July 13, 2012
In the acute medical world an outcomes-driven model of delivering care has been very successful. I believe the same will hold true for the behavioral healthcare world. In a behavioral health setting a diagnosis is likely more of a categorization of groups, and outcomes will be generally measured along one or more of three dimensions: symptomology, functionality and satisfaction. So outcomes reporting might look like, “For depressed patients, 87% showed improved mood when seen by Dr. Jones” or “ at one year post treatment, 67% of people with a serious mental illness who attended program Y were still employed”.
For specific symptoms, there was good outcomes in treating people with panic disorder, a very common anxiety disorder.

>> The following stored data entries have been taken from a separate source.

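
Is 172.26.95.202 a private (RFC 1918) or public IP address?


RFC 1918 private ranges:
  10.0.0.0/8 (10.0.0.0 - 10.255.255.255)
  172.16.0.0/12 (172.16.0.0 - 172.31.255.255)
  192.168.0.0/16 (192.168.0.0 - 192.168.255.255)
Private (in 172.16.0.0/12)


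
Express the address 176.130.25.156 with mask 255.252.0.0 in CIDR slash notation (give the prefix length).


Binary: 11111111.11111100.00000000.00000000
Count leading 1s
Prefix: /14


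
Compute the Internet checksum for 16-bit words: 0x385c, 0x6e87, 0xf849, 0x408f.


Sum all words (with carry folding):
+ 0x385c = 0x385c
+ 0x6e87 = 0xa6e3
+ 0xf849 = 0x9f2d
+ 0x408f = 0xdfbc
One's complement: ~0xdfbc
Checksum = 0x2043


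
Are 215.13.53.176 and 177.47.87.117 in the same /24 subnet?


Mask: 255.255.255.0
215.13.53.176 AND mask = 215.13.53.0
177.47.87.117 AND mask = 177.47.87.0
No, different subnets (215.13.53.0 vs 177.47.87.0)


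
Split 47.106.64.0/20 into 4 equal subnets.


New prefix = 20 + 2 = 22
Each subnet has 1024 addresses
  47.106.64.0/22
  47.106.68.0/22
  47.106.72.0/22
  47.106.76.0/22
Subnets: 47.106.64.0/22, 47.106.68.0/22, 47.106.72.0/22, 47.106.76.0/22


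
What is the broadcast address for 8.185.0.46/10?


Network: 8.128.0.0/10
Host bits = 22
Set all host bits to 1:
Broadcast: 8.191.255.255


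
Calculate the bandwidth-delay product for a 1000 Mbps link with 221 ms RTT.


BDP = bandwidth * RTT
= 1000 Mbps * 221 ms
= 1000 * 1e6 * 221 / 1000 bits
= 221000000 bits
= 27625000 bytes
= 26977.5391 KB
BDP = 221000000 bits (27625000 bytes)


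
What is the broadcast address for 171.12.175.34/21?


Network: 171.12.168.0/21
Host bits = 11
Set all host bits to 1:
Broadcast: 171.12.175.255


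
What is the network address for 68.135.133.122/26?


IP:   01000100.10000111.10000101.01111010
Mask: 11111111.11111111.11111111.11000000
AND operation:
Net:  01000100.10000111.10000101.01000000
Network: 68.135.133.64/26


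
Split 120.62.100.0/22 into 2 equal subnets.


New prefix = 22 + 1 = 23
Each subnet has 512 addresses
  120.62.100.0/23
  120.62.102.0/23
Subnets: 120.62.100.0/23, 120.62.102.0/23


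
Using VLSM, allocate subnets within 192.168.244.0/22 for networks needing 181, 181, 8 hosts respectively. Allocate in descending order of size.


181 hosts -> /24 (254 usable): 192.168.244.0/24
181 hosts -> /24 (254 usable): 192.168.245.0/24
8 hosts -> /28 (14 usable): 192.168.246.0/28
Allocation: 192.168.244.0/24 (181 hosts, 254 usable); 192.168.245.0/24 (181 hosts, 254 usable); 192.168.246.0/28 (8 hosts, 14 usable)


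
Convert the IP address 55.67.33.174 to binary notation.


55 = 00110111
67 = 01000011
33 = 00100001
174 = 10101110
Binary: 00110111.01000011.00100001.10101110


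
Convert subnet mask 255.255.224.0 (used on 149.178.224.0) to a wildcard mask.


Subnet mask: 255.255.224.0
Wildcard = 255.255.255.255 - subnet mask
255 - 255 = 0
255 - 255 = 0
255 - 224 = 31
255 - 0 = 255
Wildcard: 0.0.31.255


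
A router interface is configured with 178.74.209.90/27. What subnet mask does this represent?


/27 means 27 network bits, 5 host bits
Binary: 11111111111111111111111111100000
Mask: 255.255.255.224


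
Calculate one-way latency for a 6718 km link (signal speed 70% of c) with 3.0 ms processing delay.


Speed = 0.7 * 3e5 km/s = 210000 km/s
Propagation delay = 6718 / 210000 = 0.032 s = 31.9905 ms
Processing delay = 3.0 ms
Total one-way latency = 34.9905 ms


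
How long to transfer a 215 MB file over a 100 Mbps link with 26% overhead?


Effective throughput = 100 * (1 - 26/100) = 74 Mbps
File size in Mb = 215 * 8 = 1720 Mb
Time = 1720 / 74
Time = 23.2432 seconds


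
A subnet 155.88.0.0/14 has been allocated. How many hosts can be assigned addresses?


Host bits = 32 - 14 = 18
Total addresses = 2^18 = 262144
Usable = total - 2 (network and broadcast)
Usable hosts: 262142


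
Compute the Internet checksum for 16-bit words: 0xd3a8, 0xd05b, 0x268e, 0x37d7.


Sum all words (with carry folding):
+ 0xd3a8 = 0xd3a8
+ 0xd05b = 0xa404
+ 0x268e = 0xca92
+ 0x37d7 = 0x026a
One's complement: ~0x026a
Checksum = 0xfd95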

Functionality improvements are typically the measurements of choice for more long term, chronic conditions like schizophrenia. In this case, we want to know whether they are able to go to work, go to school, avoid being arrested and similar things that indicate their level of functionality is improving. By the way, when employers think about their employees, this is what they are concerned about. They want to know when somebody can come back to work, not whether they are less depressed.
Some are surprised to see “satisfaction” listed as an outcomes measure. The reason I like to include it is because satisfaction is the only thing that consistently correlates with adherence to treatment. If it’s not measured or more importantly, if it’s not addressed, patients drop out of treatment prematurely which, in and of itself is a poor treatment outcome. If they aren’t in treatment, their clinical goals are not met and their outcomes suffer. So, satisfaction may not be a direct clinical outcomes indicator, it is a strong mediator to successful outcomes. This is a fascinating subject that I will address in more detail in a subsequent blog.